- Misrata ambush (2016): Part of the Battle of Sirte (2016) and the Libyan civil war (2014–2020)
| Date | 27 April 2016 |
| Location | Misrata-Sirte road, Libya |
| Result | IS victory |

Belligerents
- Government of National Accord (GNA) Supported by: United Kingdom; Italy;: Islamic State Wilayat Tripolitania;

Units involved
- Local GNA soldiers Royal Marines Elements of the Special Boat Service; Italian Marines Elements of the San Marco Marine Brigade;: Military of the Islamic State

Casualties and losses
- Several captured or killed: Several suicide bombers

= Misrata ambush =

2016 battle in Libya

On 27 April 2016, Islamic State in Libya ambushed a convoy consisting of an undisclosed number of Libyan GNA as well as foreign troops.

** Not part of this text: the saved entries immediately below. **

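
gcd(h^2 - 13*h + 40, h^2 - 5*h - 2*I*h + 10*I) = h - 5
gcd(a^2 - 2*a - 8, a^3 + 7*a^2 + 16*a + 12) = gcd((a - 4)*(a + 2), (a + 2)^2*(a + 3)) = a + 2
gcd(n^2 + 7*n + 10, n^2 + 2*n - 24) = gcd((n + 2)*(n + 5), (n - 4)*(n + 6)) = 1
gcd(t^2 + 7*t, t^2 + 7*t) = t^2 + 7*t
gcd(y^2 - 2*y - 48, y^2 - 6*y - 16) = y - 8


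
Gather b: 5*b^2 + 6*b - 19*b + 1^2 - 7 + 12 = 5*b^2 - 13*b + 6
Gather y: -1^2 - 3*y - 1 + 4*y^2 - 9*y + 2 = 4*y^2 - 12*y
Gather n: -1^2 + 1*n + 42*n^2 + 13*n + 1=42*n^2 + 14*n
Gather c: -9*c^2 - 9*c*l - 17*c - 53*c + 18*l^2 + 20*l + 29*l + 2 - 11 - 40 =-9*c^2 + c*(-9*l - 70) + 18*l^2 + 49*l - 49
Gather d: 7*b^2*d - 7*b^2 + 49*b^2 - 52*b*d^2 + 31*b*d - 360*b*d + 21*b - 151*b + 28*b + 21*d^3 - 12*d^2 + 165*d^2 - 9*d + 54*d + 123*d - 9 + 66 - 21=42*b^2 - 102*b + 21*d^3 + d^2*(153 - 52*b) + d*(7*b^2 - 329*b + 168) + 36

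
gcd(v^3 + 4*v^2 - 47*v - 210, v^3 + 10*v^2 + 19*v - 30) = v^2 + 11*v + 30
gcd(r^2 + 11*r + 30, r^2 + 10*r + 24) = r + 6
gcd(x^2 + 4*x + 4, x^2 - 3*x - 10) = x + 2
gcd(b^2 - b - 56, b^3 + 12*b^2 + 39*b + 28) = b + 7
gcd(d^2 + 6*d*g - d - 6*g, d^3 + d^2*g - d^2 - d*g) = d - 1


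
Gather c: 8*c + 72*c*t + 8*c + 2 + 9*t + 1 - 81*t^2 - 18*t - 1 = c*(72*t + 16) - 81*t^2 - 9*t + 2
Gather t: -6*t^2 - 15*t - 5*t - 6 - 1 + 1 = -6*t^2 - 20*t - 6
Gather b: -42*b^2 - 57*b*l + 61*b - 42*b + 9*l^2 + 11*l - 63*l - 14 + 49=-42*b^2 + b*(19 - 57*l) + 9*l^2 - 52*l + 35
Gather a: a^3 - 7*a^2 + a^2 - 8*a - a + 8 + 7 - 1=a^3 - 6*a^2 - 9*a + 14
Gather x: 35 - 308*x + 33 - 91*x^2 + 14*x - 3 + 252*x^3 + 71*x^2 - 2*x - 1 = 252*x^3 - 20*x^2 - 296*x + 64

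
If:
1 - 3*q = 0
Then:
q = 1/3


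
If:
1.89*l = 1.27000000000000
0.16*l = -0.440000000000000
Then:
No Solution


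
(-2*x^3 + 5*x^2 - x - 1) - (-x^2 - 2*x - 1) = -2*x^3 + 6*x^2 + x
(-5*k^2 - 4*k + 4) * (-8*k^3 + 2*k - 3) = 40*k^5 + 32*k^4 - 42*k^3 + 7*k^2 + 20*k - 12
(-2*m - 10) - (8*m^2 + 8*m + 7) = -8*m^2 - 10*m - 17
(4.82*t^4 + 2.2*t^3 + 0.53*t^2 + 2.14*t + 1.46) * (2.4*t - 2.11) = 11.568*t^5 - 4.8902*t^4 - 3.37*t^3 + 4.0177*t^2 - 1.0114*t - 3.0806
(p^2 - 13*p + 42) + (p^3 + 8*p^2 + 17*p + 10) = p^3 + 9*p^2 + 4*p + 52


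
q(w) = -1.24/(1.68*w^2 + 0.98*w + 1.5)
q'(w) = -1.24*(-3.36*w - 0.98)/(1.68*w^2 + 0.98*w + 1.5)^2 = (4.1664*w + 1.2152)/(1.68*w^2 + 0.98*w + 1.5)^2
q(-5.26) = -0.03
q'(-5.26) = -0.01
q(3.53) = -0.05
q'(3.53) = 0.02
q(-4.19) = -0.05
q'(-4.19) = -0.02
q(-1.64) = -0.28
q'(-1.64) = -0.29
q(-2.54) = -0.13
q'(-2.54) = -0.10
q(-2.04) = -0.19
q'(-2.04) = -0.17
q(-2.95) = -0.09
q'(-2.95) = -0.06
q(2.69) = -0.08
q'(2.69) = 0.05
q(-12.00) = -0.01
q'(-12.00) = -0.00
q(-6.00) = -0.02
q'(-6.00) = -0.01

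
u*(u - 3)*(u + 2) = u^3 - u^2 - 6*u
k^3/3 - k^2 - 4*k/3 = k*(k/3 + 1/3)*(k - 4)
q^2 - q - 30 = (q - 6)*(q + 5)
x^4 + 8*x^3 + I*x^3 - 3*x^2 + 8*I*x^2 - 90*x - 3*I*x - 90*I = (x - 3)*(x + 5)*(x + 6)*(x + I)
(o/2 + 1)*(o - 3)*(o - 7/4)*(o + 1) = o^4/2 - 7*o^3/8 - 7*o^2/2 + 25*o/8 + 21/4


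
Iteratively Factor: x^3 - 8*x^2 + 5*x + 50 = (x - 5)*(x^2 - 3*x - 10) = (x - 5)^2*(x + 2)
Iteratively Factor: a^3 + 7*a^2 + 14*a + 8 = (a + 4)*(a^2 + 3*a + 2) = (a + 1)*(a + 4)*(a + 2)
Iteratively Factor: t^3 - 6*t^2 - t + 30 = (t - 3)*(t^2 - 3*t - 10) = (t - 5)*(t - 3)*(t + 2)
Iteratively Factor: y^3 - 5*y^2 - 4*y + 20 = (y - 2)*(y^2 - 3*y - 10) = (y - 5)*(y - 2)*(y + 2)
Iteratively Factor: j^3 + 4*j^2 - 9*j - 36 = (j + 3)*(j^2 + j - 12) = (j + 3)*(j + 4)*(j - 3)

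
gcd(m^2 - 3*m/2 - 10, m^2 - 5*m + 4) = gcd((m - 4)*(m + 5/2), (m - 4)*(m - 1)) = m - 4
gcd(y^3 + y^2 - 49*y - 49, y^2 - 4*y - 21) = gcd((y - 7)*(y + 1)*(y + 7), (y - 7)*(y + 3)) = y - 7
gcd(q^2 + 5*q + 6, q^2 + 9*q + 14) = q + 2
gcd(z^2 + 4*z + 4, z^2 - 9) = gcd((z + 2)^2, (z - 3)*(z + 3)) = 1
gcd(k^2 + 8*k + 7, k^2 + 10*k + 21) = k + 7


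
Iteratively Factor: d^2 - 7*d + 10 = (d - 5)*(d - 2)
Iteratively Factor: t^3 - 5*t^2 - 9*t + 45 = (t - 5)*(t^2 - 9) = (t - 5)*(t - 3)*(t + 3)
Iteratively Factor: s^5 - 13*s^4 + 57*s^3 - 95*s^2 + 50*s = (s - 5)*(s^4 - 8*s^3 + 17*s^2 - 10*s) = s*(s - 5)*(s^3 - 8*s^2 + 17*s - 10) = s*(s - 5)^2*(s^2 - 3*s + 2) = s*(s - 5)^2*(s - 2)*(s - 1)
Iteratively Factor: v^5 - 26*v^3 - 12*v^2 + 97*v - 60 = (v - 1)*(v^4 + v^3 - 25*v^2 - 37*v + 60) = (v - 1)*(v + 3)*(v^3 - 2*v^2 - 19*v + 20) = (v - 1)^2*(v + 3)*(v^2 - v - 20) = (v - 5)*(v - 1)^2*(v + 3)*(v + 4)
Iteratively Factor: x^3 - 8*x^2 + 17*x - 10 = (x - 1)*(x^2 - 7*x + 10) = (x - 5)*(x - 1)*(x - 2)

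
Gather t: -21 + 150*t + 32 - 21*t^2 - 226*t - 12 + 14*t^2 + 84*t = -7*t^2 + 8*t - 1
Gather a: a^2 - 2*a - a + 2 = a^2 - 3*a + 2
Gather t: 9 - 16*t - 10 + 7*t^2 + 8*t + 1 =7*t^2 - 8*t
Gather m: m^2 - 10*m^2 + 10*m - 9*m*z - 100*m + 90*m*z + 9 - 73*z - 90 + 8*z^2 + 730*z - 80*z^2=-9*m^2 + m*(81*z - 90) - 72*z^2 + 657*z - 81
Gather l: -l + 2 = 2 - l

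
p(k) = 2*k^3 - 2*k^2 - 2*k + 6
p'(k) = 6*k^2 - 4*k - 2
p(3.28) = 48.50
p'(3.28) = 49.43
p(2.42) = 17.79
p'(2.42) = 23.46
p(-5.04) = -290.77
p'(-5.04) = 170.57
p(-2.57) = -36.02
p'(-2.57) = 47.91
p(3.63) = 68.05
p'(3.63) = 62.54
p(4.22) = 112.25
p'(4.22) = 87.97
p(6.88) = 548.89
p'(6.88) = 254.49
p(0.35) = 5.14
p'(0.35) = -2.66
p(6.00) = 354.00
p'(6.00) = 190.00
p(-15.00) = -7164.00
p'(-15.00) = 1408.00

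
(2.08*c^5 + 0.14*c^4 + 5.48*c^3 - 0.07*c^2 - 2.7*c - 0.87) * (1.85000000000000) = 3.848*c^5 + 0.259*c^4 + 10.138*c^3 - 0.1295*c^2 - 4.995*c - 1.6095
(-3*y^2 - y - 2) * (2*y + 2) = -6*y^3 - 8*y^2 - 6*y - 4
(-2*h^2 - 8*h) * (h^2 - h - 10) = -2*h^4 - 6*h^3 + 28*h^2 + 80*h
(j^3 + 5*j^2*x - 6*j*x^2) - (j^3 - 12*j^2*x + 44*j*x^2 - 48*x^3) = 17*j^2*x - 50*j*x^2 + 48*x^3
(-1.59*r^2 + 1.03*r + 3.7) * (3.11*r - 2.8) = -4.9449*r^3 + 7.6553*r^2 + 8.623*r - 10.36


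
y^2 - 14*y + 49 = (y - 7)^2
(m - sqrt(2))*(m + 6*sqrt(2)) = m^2 + 5*sqrt(2)*m - 12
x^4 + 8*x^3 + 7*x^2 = x^2*(x + 1)*(x + 7)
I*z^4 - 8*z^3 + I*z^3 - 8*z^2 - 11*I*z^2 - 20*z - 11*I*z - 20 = (z + 1)*(z + 4*I)*(z + 5*I)*(I*z + 1)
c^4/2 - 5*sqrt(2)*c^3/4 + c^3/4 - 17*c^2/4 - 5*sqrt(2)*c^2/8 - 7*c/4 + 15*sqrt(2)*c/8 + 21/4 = (c/2 + sqrt(2)/2)*(c - 1)*(c + 3/2)*(c - 7*sqrt(2)/2)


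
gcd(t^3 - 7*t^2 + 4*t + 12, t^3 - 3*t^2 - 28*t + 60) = t^2 - 8*t + 12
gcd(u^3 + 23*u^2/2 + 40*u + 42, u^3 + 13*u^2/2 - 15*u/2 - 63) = u^2 + 19*u/2 + 21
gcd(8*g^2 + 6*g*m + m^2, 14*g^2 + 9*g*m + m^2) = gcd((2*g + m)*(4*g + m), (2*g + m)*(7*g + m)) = 2*g + m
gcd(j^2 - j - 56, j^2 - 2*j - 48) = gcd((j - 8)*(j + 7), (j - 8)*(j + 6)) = j - 8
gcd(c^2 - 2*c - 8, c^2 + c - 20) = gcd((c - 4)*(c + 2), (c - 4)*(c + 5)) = c - 4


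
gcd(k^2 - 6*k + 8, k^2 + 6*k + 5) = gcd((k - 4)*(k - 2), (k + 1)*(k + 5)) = 1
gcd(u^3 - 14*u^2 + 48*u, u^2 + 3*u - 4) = 1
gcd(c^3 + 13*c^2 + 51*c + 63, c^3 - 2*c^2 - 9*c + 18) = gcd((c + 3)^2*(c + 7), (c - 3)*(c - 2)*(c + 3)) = c + 3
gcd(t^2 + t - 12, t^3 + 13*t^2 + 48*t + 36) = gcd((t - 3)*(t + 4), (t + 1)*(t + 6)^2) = 1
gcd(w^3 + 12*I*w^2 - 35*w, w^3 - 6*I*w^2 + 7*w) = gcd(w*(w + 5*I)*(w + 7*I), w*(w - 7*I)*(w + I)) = w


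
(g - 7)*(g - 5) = g^2 - 12*g + 35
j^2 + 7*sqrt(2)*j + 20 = (j + 2*sqrt(2))*(j + 5*sqrt(2))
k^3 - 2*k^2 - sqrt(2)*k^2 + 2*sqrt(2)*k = k*(k - 2)*(k - sqrt(2))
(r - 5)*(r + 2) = r^2 - 3*r - 10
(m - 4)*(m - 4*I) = m^2 - 4*m - 4*I*m + 16*I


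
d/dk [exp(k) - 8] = exp(k)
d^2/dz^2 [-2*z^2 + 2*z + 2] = -4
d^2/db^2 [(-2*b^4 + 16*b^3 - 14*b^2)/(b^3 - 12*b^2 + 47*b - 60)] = 32*(-b^6 + 48*b^5 - 615*b^4 + 3448*b^3 - 9270*b^2 + 10800*b - 3150)/(b^9 - 36*b^8 + 573*b^7 - 5292*b^6 + 31251*b^5 - 122364*b^4 + 317663*b^3 - 527220*b^2 + 507600*b - 216000)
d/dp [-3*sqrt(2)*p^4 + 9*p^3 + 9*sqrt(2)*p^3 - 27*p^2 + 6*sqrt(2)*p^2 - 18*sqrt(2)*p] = -12*sqrt(2)*p^3 + 27*p^2 + 27*sqrt(2)*p^2 - 54*p + 12*sqrt(2)*p - 18*sqrt(2)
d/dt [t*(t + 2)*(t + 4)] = 3*t^2 + 12*t + 8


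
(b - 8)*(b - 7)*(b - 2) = b^3 - 17*b^2 + 86*b - 112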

A multi-national force of Britain's Special Boat Service personnel, Italian Marines from the San Marco Marine Brigade, and local soldiers loyal to the recognized Libyan Government of National Accord were travelling from the northwestern Libyan city of Misrata towards the city of Sirte when it was hit. The ambush continued until "Italian and French warplanes and attack helicopters intrevend" according to several intelligence websites.

Unconfirmed reports indicated that the convoy suffered casualties including several GNA soldiers captured or killed, and several Italian marines killed or wounded.